A questo proposito, al
lettore viene in mente Berna e in particolare un documentario in cui
Dürrenmatt, nel 1981, torna a Berna e racconta quanto la città gli sembri
cambiata, per quanto questo cambiamento fosse nell’aria, dato che la città
appartiene a quella «azienda che ci ostiniamo a chiamare Stato o patria». A
Berna, dice Dürrenmatt, si cammina in un perenne sotterraneo. È una città di
portici, gallerie, stazioni ferroviarie raggiungibili soltanto tramite scale
mobili vertiginose, popolata da figure spettrali e nella quale «i ricchi
sopportano i poveri come una volta i poveri sopportavano i topi». Mentre guarda
il documentario, il lettore realizza per
l’ennesima volta che Dürrenmatt non ha inventato nulla. Gli è bastato
guardarsi intorno e inforcare gli occhiali della letteratura, ovvero ha fatto
quello che ogni scrittore (o lettore) che si rispetti fa quando esce di casa
anche solo per fare due passi. Si cede alla tentazione di raccogliere indizi,
leggendo Dürrenmatt. Alla fine, però, quello con cui si resta in mano è solo un
mucchio di oggetti vari e misteriosi, e ci si accorge che l’assassino, il
responsabile di tutto, se l’è filata sotto il nostro naso mentre noi tentavamo
di mettere insieme le tracce. Il colpevole è un ombra che si muove sottoterra e
non è, a ben guardare, nulla di diverso da noi. Probabilmente anche lui è alla
ricerca di qualcuno da incolpare. «Do you know what they did to me? What I’ll do to all the sons and
daughters of man» sussurra Errol William Childress nel labirinto di Carcosa.
Sembra una condizione
atroce, questa di prigionieri che si credono guardie e di assassini che si
incastrano con le loro mani, si infilano di proposito in vicoli ciechi o vanno
a bussare alla porta del boia, come in quel vecchio film di Malle, Ascensore
per il patibolo. Eppure, ogni volta che affronta Dürrenmatt, il nostro lettore
pensa che non ci sia, a conti fatti, nulla di più divertente. Forse perché è la
trappola ciò che attira l’essere umano più di ogni altra cosa, la botola,
l’oblio, la solitudine claustrofobica, la solitudine metafisica.
«Così il male l’aveva
sempre ripreso nel suo cerchio, il grande enigma, una fascinosa tentazione di
risolverlo», si legge a un certo punto in Il giudice e il suo boia. « My life's been a circle of
violence and degradation, as long as I can remember. I'm ready to tie it off»

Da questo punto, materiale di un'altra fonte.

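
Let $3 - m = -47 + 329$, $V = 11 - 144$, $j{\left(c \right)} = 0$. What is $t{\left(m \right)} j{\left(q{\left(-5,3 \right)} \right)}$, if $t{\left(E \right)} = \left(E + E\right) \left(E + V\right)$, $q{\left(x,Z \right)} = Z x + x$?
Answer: $0$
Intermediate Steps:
$q{\left(x,Z \right)} = x + Z x$
$V = -133$ ($V = 11 - 144 = -133$)
$m = -279$ ($m = 3 - \left(-47 + 329\right) = 3 - 282 = -279$)
$t{\left(E \right)} = 2 E \left(-133 + E\right)$ ($t{\left(E \right)} = \left(E + E\right) \left(E - 133\right) = 2 E \left(-133 + E\right)$)
$t{\left(m \right)} j{\left(q{\left(-5,3 \right)} \right)} = 2 \left(-279\right) \left(-133 - 279\right) 0 = 2 \left(-279\right) \left(-412\right) 0 = 229896 \cdot 0 = 0$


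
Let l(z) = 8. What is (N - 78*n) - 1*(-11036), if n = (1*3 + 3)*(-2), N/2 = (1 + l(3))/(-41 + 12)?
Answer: 347170/29 ≈ 11971.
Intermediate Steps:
N = -18/29 (N = 2*((1 + 8)/(-41 + 12)) = 2*(9/(-29)) = 2*(9*(-1/29)) = 2*(-9/29) = -18/29 ≈ -0.62069)
n = -12 (n = (3 + 3)*(-2) = 6*(-2) = -12)
(N - 78*n) - 1*(-11036) = (-18/29 - 78*(-12)) - 1*(-11036) = (-18/29 + 936) + 11036 = 27126/29 + 11036 = 347170/29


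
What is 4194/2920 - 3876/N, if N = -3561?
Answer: 4375459/1733020 ≈ 2.5248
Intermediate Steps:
4194/2920 - 3876/N = 4194/2920 - 3876/(-3561) = 4194*(1/2920) - 3876*(-1/3561) = 2097/1460 + 1292/1187 = 4375459/1733020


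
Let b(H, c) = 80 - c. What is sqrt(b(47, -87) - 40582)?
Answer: I*sqrt(40415) ≈ 201.03*I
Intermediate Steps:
sqrt(b(47, -87) - 40582) = sqrt((80 - 1*(-87)) - 40582) = sqrt((80 + 87) - 40582) = sqrt(167 - 40582) = sqrt(-40415) = I*sqrt(40415)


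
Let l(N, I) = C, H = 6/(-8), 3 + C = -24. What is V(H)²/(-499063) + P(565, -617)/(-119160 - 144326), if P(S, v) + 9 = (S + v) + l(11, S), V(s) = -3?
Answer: 20773085/65748056809 ≈ 0.00031595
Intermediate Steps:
C = -27 (C = -3 - 24 = -27)
H = -¾ (H = 6*(-⅛) = -¾ ≈ -0.75000)
l(N, I) = -27
P(S, v) = -36 + S + v (P(S, v) = -9 + ((S + v) - 27) = -9 + (-27 + S + v) = -36 + S + v)
V(H)²/(-499063) + P(565, -617)/(-119160 - 144326) = (-3)²/(-499063) + (-36 + 565 - 617)/(-119160 - 144326) = 9*(-1/499063) - 88/(-263486) = -9/499063 - 88*(-1/263486) = -9/499063 + 44/131743 = 20773085/65748056809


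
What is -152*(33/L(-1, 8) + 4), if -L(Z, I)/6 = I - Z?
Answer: -4636/9 ≈ -515.11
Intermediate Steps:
L(Z, I) = -6*I + 6*Z (L(Z, I) = -6*(I - Z) = -6*I + 6*Z)
-152*(33/L(-1, 8) + 4) = -152*(33/(-6*8 + 6*(-1)) + 4) = -152*(33/(-48 - 6) + 4) = -152*(33/(-54) + 4) = -152*(33*(-1/54) + 4) = -152*(-11/18 + 4) = -152*61/18 = -4636/9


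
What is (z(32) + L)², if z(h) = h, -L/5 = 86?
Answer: 158404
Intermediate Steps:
L = -430 (L = -5*86 = -430)
(z(32) + L)² = (32 - 430)² = (-398)² = 158404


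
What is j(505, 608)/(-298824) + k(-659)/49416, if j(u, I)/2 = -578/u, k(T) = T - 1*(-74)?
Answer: -3675956471/310715701080 ≈ -0.011831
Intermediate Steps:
k(T) = 74 + T (k(T) = T + 74 = 74 + T)
j(u, I) = -1156/u (j(u, I) = 2*(-578/u) = -1156/u)
j(505, 608)/(-298824) + k(-659)/49416 = -1156/505/(-298824) + (74 - 659)/49416 = -1156*1/505*(-1/298824) - 585*1/49416 = -1156/505*(-1/298824) - 195/16472 = 289/37726530 - 195/16472 = -3675956471/310715701080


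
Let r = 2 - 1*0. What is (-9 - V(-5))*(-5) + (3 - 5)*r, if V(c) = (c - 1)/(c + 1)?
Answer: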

confessa Rust-McConnaughey.
Ecco le
prove. Se in molti di recente si sono
appassionati alla storia di Rust e Cole, è giusto che riscoprano e rendano
omaggio a colui che di quei poliziotti dall’animo abissale è stato il padre. Il
vero poliziotto, come recita il titolo di un’opera postuma di Roberto Bolaño, è
condannato per sua natura al fallimento, a concludere il suo inseguimento
privato, la sua ossessione, nella sconfinata città degli assassini. Una volta
giunto qui, non potrà proseguire, a meno che non si trasformi, diventi
l’ossessione, diventi a sua volta il colpevole.
Non è nato a New York,
Friedrich Dürrenmatt, e nemmeno in Cile o in una regione paludosa della
Louisiana. Guardava Berna, Neuchâtel e la sua Svizzera, ingrassava e immaginava
cosa potesse significare essere un poliziotto alle prese con l’orrore della
quiete apparente, nell’atmosfera rassicurante di quella democrazia cantonale
che è il quotidiano, in cui l’assassino, il mago, è ovunque e non può essere
trovato, e l’unico mistero da risolvere è quello della vita stessa.
La differenza enorme tra
Dürrenmatt e i suoi due nipotini poliziotti americani sta nell'epilogo, nel
testamento. Lo scrittore svizzero sceglie il coraggio totale, sceglie di non
pronunciare l'ultima parola perché quest'ultima è sempre la più preziosa,
sceglie di ammettere la sconfitta e di tuffarsi nel caos.
Prendete il caso,
signori, il congegno più accurato che esista, e avrete tutto. Se cercate la
soluzione dell'enigma godetevi pure True Detective, ma, per il vostro bene, non
leggete Friedrich Dürrenmatt. Rischiereste davvero la pelle.